Another interesting finding from the research is that the average estimated total cost of data loss in APJ increased to more than US$1.3 million per organisation over a 12-month period, rising 39% from 2018 to 2019. As the value of an enterprise’s data increases, the cost of data lost increases substantially.
Companies also face increased security threats and cyber-attacks. According to a report in 2019 studying the preparedness of small and medium-sized enterprises (SMEs) – which make up almost 99% of businesses in Malaysia – in dealing with cyber incidents, around 8.5 in 10 (84%) SMEs in Malaysia have had at least one cyber incident in the preceding 12-month period. The report also found that more than half of organisations in Malaysia affected by cyber incidents saw company sales and reputation taking a hit.
In Malaysia and across the Asia Pacific region, many organisations lack the deep expertise and ability to fully leverage their “security” technologies to protect their data from sophisticated hackers. Recent ransomware cases especially in the financial services industry, utilities and critical infrastructure, as well as the public sector, especially local governments, are testimony to the urgent need for organisations to create robust processes to manage and safeguard data. Without a well-thought-out data protection strategy, the chances of creating value are greatly diminished.
With data increasingly being distributed across the edge, the core and the cloud, “Where is my data and is it protected?” is becoming an increasingly vital question.
The way forward for businesses
In 2020 and the years beyond, organisations will need to leverage both, proven data protection solutions that deliver the foundational data protection required to protect traditional workloads as well as with modern data protection technology that offer a range of capabilities to customers in APJ:
Cloud native protection: that includes the ability to protect cloud-native workloads like Mongo DB, Hadoop and Cloudera as well as SaaS applications like O365. It also includes the ability to protect applications deployed on Kubernetes containers or distributed as functions in the cloud.
Autonomous protection: that auto-detects and auto-protects application workloads regardless of the platform they are deployed on as well as protection services that have the ability to follow workloads wherever they operate across edge-to-core-to cloud infrastructure.
Business service recovery: the ability to automatically orchestrate the recovery of an entire business service by recovering all of the disparate hardware and software elements that make up a business service as they are deployed on-premise, in the cloud or both.
Data services: the ability to ensure protection, security, efficiency and compliance of workloads wherever they live across multi-cloud environments. Moreover, capabilities to deliver more business value by enabling on-demand access to secondary copies of data to accelerate innovation and drive deeper business insight.

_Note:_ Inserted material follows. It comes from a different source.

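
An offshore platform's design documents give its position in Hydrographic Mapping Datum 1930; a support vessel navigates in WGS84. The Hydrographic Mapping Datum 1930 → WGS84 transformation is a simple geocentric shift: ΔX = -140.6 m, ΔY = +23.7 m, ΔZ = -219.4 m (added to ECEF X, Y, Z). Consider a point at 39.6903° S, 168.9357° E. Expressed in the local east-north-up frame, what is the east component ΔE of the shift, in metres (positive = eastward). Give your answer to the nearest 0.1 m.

The local east axis at (φ, λ) is (−sin λ, cos λ, 0), so ΔE = −sin(168.9357°)·(-140.6) + cos(168.9357°)·23.7 = 3.72 m.

ΔE = 3.7 m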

In the new data decade, organisations that leverage comprehensive data management and protection capabilities across their multi-platform and multi-cloud environments, will be prepared to effectively mitigate emerging risks, accelerate innovation, lower costs, and optimise business outcomes. Ultimately, with the right people and the right data management solutions, an enterprise can move beyond traditional data protection, and unlock the value of its data.